Ostatnio mój KTOŚ mnie baaaardzo uradował, bo... teraz był weekend kiedy
nie miał synka, bo rura z nim wyjechała na kilka dni. Pomijam fakt, że
zadzwonił, żeby Go wziąć w środę i ta dopiero wtedy mu oznajmiła, ze
gdzieś wyjeżdżają na 4 dni i że Go nie dostanie, bo będą się pakowali.
Wrr... no, ale czym mnie uradował? Nie... Nie przyjechał niestety.
Któryś z jego kolegów chciał wyjść wieczorem na piwko, a mój KTOŚ
powiedział, ze nie teraz, bo musi ze mną troszkę na Skype posiedzieć..
więc umówili się na później. Wiecie dlaczego się ucieszyłam? Może to
wydaje się normalne, że tak powiedział (bo rzeczywiście normalne to
jest), ale ostatnimi czasy mój KTOŚ ma mało czasu - o tym pisałam już
nie raz :) Cieszę się, że firmę podnosi i dobrze mu idzie. Niestety mam
za dobrą pamięć (tak czasem jest to zmora). pamiętam, że kiedyś to ja
KTOSiowi poprawiałam humor w każdej gorszej chwili. To przy mnie
odreagowywał każdy podły nastrój i uśmiechał się :) To mnie mówił o tych
złych momentach i razem Nam było raźniej. Od kilku miesięcy gra z
chłopakami w jakąś grę online i to go odpręża. W sumie rozumiem.
Przyjmuje inną postać i jest kimś innym niż na co dzień. Ale czasem jest
mi przykro jak z nimi siada.

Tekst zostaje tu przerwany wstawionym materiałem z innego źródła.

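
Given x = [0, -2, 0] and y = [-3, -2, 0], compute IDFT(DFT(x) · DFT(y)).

(x ⊛ y)[n] = Σ(m=0 to 2) x[m] · y[(n-m) mod 3]

Computing each output sample:
(x ⊛ y)[0] = 0
(x ⊛ y)[1] = 6
(x ⊛ y)[2] = 4

x ⊛ y = [0, 6, 4]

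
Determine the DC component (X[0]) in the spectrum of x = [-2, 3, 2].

X[0] = Σ(n=0 to 2) x[n] · ω_3^0 = Σ x[n]
= (-2) + (3) + (2)

X[0] = 3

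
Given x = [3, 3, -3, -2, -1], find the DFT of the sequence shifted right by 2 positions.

Time shift by 2: X_shifted[k] = ω_5^(2k) · X[k]
Shifted x = [-2, -1, 3, 3, -3]

DFT(x[n-2]) = [0, -8.0902-1.9021i, 3.0902-1.1756i, 3.0902+1.1756i, -8.0902+1.9021i]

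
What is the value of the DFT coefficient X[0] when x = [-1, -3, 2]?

X[0] = Σ(n=0 to 2) x[n] · ω_3^0 = Σ x[n]
= (-1) + (-3) + (2)

X[0] = -2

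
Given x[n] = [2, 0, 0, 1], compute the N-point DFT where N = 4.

X[k] = Σ(n=0 to 3) x[n] · ω_4^(nk)
where ω_4 = e^(-2πi/4)

Computing each X[k]:
X[0] = 3
X[1] = 2+1i
X[2] = 1
X[3] = 2-1i

X = [3, 2+1i, 1, 2-1i]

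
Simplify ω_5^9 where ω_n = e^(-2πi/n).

Since ω_5^5 = 1, powers reduce modulo 5.
9 mod 5 = 4
So ω_5^9 = ω_5^4 = e^(-2πi·4/5)

ω_5^9 = ω_5^4 = 0.3090+0.9511i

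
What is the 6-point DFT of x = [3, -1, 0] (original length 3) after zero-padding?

Original 3-point DFT: [2, 3.5000+0.8660i, 3.5000-0.8660i]
Zero-padded 6-point DFT provides frequency interpolation.

DFT_6([x, 0, ...]) = [2, 2.5000+0.8660i, 3.5000+0.8660i, 4, 3.5000-0.8660i, 2.5000-0.8660i]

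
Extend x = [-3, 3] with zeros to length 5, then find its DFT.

Original 2-point DFT: [0, -6]
Zero-padded 5-point DFT provides frequency interpolation.

DFT_5([x, 0, ...]) = [0, -2.0729-2.8532i, -5.4271-1.7634i, -5.4271+1.7634i, -2.0729+2.8532i]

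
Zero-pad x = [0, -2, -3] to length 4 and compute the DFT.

Original 3-point DFT: [-5, 2.5000-0.8660i, 2.5000+0.8660i]
Zero-padded 4-point DFT provides frequency interpolation.

DFT_4([x, 0, ...]) = [-5, 3+2i, -1, 3-2i]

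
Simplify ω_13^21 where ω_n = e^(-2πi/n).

Since ω_13^13 = 1, powers reduce modulo 13.
21 mod 13 = 8
So ω_13^21 = ω_13^8 = e^(-2πi·8/13)

ω_13^21 = ω_13^8 = -0.7485+0.6631i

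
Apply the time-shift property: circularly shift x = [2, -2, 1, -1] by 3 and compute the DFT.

Time shift by 3: X_shifted[k] = ω_4^(3k) · X[k]
Shifted x = [-2, 1, -1, 2]

DFT(x[n-3]) = [0, -1+1i, -6, -1-1i]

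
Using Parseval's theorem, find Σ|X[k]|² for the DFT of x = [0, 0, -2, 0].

Parseval: Σ|x[n]|² = (1/N)Σ|X[k]|², so Σ|X[k]|² = N·Σ|x[n]|² = 4·4.0000

Σ|X[k]|² = N·Σ|x[n]|² = 4·4.0000 = 16.0000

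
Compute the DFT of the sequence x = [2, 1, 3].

X[k] = Σ(n=0 to 2) x[n] · ω_3^(nk)
where ω_3 = e^(-2πi/3)

Computing each X[k]:
X[0] = 6
X[1] = 1.7321i
X[2] = -1.7321i

X = [6, 1.7321i, -1.7321i]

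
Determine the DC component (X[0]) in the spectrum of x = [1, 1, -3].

X[0] = Σ(n=0 to 2) x[n] · ω_3^0 = Σ x[n]
= (1) + (1) + (-3)

X[0] = -1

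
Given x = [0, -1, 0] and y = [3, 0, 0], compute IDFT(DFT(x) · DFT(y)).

(x ⊛ y)[n] = Σ(m=0 to 2) x[m] · y[(n-m) mod 3]

Computing each output sample:
(x ⊛ y)[0] = 0
(x ⊛ y)[1] = -3
(x ⊛ y)[2] = 0

x ⊛ y = [0, -3, 0]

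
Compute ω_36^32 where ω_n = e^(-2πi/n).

ω_36^32 = e^(-2πi·32/36)
= cos(-2π·32/36) + i·sin(-2π·32/36)
= cos(-64π/36) + i·sin(-64π/36)

ω_36^32 = cos(-64π/36) + i·sin(-64π/36) = 0.7660+0.6428i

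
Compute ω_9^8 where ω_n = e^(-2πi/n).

ω_9^8 = e^(-2πi·8/9)
= cos(-2π·8/9) + i·sin(-2π·8/9)
= cos(-16π/9) + i·sin(-16π/9)

ω_9^8 = cos(-16π/9) + i·sin(-16π/9) = 0.7660+0.6428i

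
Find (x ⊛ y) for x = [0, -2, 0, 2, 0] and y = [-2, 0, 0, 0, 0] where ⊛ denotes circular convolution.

(x ⊛ y)[n] = Σ(m=0 to 4) x[m] · y[(n-m) mod 5]

Computing each output sample:
(x ⊛ y)[0] = 0
(x ⊛ y)[1] = 4
(x ⊛ y)[2] = 0
(x ⊛ y)[3] = -4
(x ⊛ y)[4] = 0

x ⊛ y = [0, 4, 0, -4, 0]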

Tym razem poczułam się WAŻNA. Nie to,
żebym się wcześniej nie czuła, bo KTOŚ nie daje mi odczuć tego, że
kumple są ważniejsi...ale teraz poczułam się naprawdę wyjątkowa. Nie
wiem jak to inaczej określić. Cieszyłam się, że kumple o mnie wiedzą, że
wiedzą, że istnieję... Ehh... nie wiem jak to nazwać... Że wiedzą, że
jestem dla KTOSia kimś ważnym i że ze mną też się liczy :) Poczułam się
Jego częścią :) :) :)
Ta dobra pamięć to i u mnie czasem zmorą jest:) Piękny gest, takie gesty mówią więcej niż słowa:)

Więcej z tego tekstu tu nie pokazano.